GARNI I know. But that’s not the end of the story. After Ken got Randy out of my house, I felt real bad that we had gotten into a fight. And to my drunken mind, the whole thing was Kevin’s fault. So I was gonna make him pay. I called him up at the Record Plant and said, “I’m coming down there. I’m gonna fuckin’ kill ya. I got a gun. I’m on my way.” [DuBrow says he never received this phone call.] So I took my gun in a shoulder holster, put my jacket on, went outside and got in my car totally bombed. I’d only gone 50 feet before I realized that I was way too drunk to drive. I somehow managed to get the car around the block and get back to my house. But by the time I pulled up to the curb, the LAPD was right behind me with their lights flashing. I stumbled out of my car, opened up my jacket. Next thing I knew I was face down on the ground, handcuffed, with a bunch of guns pointed at me. I woke up the next day in jail with a terrible hangover, charged with three felonies. The day after that, Quiet Riot’s management called me and told me I was out of the band.
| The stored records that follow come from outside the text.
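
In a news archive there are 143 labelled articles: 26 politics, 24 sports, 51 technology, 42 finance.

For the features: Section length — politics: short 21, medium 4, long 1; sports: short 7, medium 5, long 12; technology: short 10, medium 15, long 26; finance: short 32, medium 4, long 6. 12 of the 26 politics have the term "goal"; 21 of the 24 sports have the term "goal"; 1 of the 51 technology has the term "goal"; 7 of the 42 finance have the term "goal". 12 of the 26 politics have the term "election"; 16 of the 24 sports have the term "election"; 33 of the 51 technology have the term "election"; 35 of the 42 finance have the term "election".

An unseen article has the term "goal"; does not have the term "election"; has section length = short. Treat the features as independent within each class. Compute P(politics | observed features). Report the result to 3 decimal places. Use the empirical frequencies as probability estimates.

0.635

politics: (26/143) × (21/26) × (12/26) × (14/26) ≈ 0.036496
sports: (24/143) × (7/24) × (21/24) × (8/24) ≈ 0.0142774
technology: (51/143) × (10/51) × (1/51) × (18/51) ≈ 0.000483945
finance: (42/143) × (32/42) × (7/42) × (7/42) ≈ 0.00621601
P(politics | x) = 0.036496 / 0.057473355 ≈ 0.635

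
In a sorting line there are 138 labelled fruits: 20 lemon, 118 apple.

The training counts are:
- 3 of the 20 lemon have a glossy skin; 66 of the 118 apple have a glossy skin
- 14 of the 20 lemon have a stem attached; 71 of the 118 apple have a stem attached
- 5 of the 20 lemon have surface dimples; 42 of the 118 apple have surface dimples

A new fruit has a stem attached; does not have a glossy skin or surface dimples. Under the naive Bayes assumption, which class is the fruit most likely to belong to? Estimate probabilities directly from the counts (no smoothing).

apple

lemon: (20/138) × (17/20) × (14/20) × (15/20) ≈ 0.0646739
apple: (118/138) × (52/118) × (71/118) × (76/118) ≈ 0.146027
Highest score → apple.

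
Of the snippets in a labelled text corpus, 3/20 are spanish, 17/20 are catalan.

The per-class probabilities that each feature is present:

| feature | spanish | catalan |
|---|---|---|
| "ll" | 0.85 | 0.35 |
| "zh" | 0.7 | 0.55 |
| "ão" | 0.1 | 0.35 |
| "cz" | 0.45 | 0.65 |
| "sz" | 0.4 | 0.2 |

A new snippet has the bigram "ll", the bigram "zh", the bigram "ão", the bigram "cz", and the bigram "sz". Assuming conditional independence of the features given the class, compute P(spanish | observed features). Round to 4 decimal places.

spanish: 0.15 × 0.85 × 0.7 × 0.1 × 0.45 × 0.4 = 0.0016065
catalan: 0.85 × 0.35 × 0.55 × 0.35 × 0.65 × 0.2 = 0.0074449375
P(spanish | x) = 0.0016065 / 0.0090514375 ≈ 0.1775

0.1775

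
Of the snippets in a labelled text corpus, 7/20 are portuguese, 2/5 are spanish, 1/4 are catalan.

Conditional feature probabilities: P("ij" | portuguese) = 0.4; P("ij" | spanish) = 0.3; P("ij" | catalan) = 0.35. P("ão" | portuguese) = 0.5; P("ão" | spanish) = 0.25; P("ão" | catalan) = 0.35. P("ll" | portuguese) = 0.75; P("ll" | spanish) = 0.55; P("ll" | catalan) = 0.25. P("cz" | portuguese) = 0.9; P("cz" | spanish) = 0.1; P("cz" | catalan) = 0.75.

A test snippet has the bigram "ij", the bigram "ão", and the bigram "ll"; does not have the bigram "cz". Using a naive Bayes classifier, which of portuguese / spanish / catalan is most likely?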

GW Did you and Randy fall out over this?
GARNI Not at all. He called me up the next day. He thought it was funny. It was always that way. If we got into a fight, the next day everything was fine. We would laugh about it. What wasn’t so funny this time is that I was kicked out of the band. Randy even said, “If you ask me to, I’ll leave too. I don’t want to, but we’ve been together all these years. We did start this band. I’d rather play with you than anybody else.” But I told him, “You know what? I don’t even want to do this any more.” I had grown tired of the whole thing. I’d had enough of Kevin, Hollywood, struggling with the band and not getting anywhere. The funny thing is that Kevin and I are now good friends. We often joke that we’re gonna clone Randy using DNA from his thumbnail and start Quiet Riot again. But that fight has had all kinds of long-range effects in my life. Years later, the first time I met Ozzy Osbourne, he tried to come at me over it.
GW When was this?
GARNI When Randy came through Las Vegas on his first tour with Ozzy. I met Randy down at Caesar’s Palace. Ozzy and the whole band were down there. Randy introduced me to Ozzy, and the first thing he said to me was, “You’re the son of a bitch that tried to shoot my guitar player!” And he got up like he was gonna make a move on me. Only he was too drunk to do it. These two big roadies had to help him get up. I just stood there; I didn’t know what to do. With the roadies there, I was really outnumbered. But Randy just shoved Ozzy back on his barstool and said, “No, no, no. He’s my best friend. You don’t do that.”